The letter continued, “DHCS proposes to reduce the reimbursements for some drug products by less than 10%, others more than 10%, with the ultimate goal of the overall cuts to reimbursements not exceeding 10% in the aggregate. However, the proposed solution is flawed. While it may correct access problems with one drug or drug class, in turn, it may readily lead to reduced access to other drugs and drug classes and, ultimately, to overall reduced pharmacy access.”
NACDS, CPhA and CRA also expressed concerns about the capability of DHCS to adequately monitor access to pharmacy services to respond when access problems arise.
“Monitoring plans that DHCS has communicated to the public are limited to monitoring utilization data that is reported quarterly at best. We anticipate reduced access to occur quickly — for example, in rural areas where few providers are located or with certain specialty drugs that are not carried by many pharmacies. Delays by DHCS in responding to such access problems are unacceptable for patients with serious medical conditions,” the letter stated.

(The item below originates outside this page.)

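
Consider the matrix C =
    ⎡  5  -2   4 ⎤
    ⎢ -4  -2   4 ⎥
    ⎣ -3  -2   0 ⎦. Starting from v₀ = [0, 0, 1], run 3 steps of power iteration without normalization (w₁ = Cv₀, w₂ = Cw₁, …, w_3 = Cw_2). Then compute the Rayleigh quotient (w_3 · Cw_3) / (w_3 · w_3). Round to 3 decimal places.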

Last week, a federal judge blocked California state officials from moving forward with a 10% Medi-Cal reimbursement rate cut for pharmacies and other providers. The proposed amendment by DHCS, not related to that ruling, is yet an additional effort by the state to implement pharmacy reimbursement cuts. For that reason, pharmacy must remain vigilant in preventing harmful cuts that can impact patient access, according to the pharmacy groups.
“There is no substitute for the quality, accessible patient care provided by community pharmacy,” stated NACDS president and CEO Steve Anderson. “This proposed pharmacy reimbursement structure is not a remedy for the budget challenges in the Medi-Cal system. Community pharmacy provides unsurpassed value in improving patient health and reducing healthcare costs across the board. We urge CMS to prevent these cuts from being implemented to ensure fair and adequate access to community pharmacy.”
"The department should step away from flawed policies like this one," stated Bill Dombrowski, president and CEO of the California Retailers Association. "They only create barriers to care for millions of Californians. When they do, our coalition stands ready to work with them to put forth real cost saving measures that will score savings within the Medi-Cal program without the risk of harming patients."
“This most recent SPA is nothing more than an extension of the failed policies that have been proposed before,” added CPhA CEO Jon Roth. “We have approached the state with pharmacy benefit plan design changes that would permanently improve efficiency and reduce overall drug costs within the Medi-Cal program. Rather than saving money by encouraging the use of less expensive drugs, the state seems intent on these short-sighted plans that will force local community pharmacies out of business."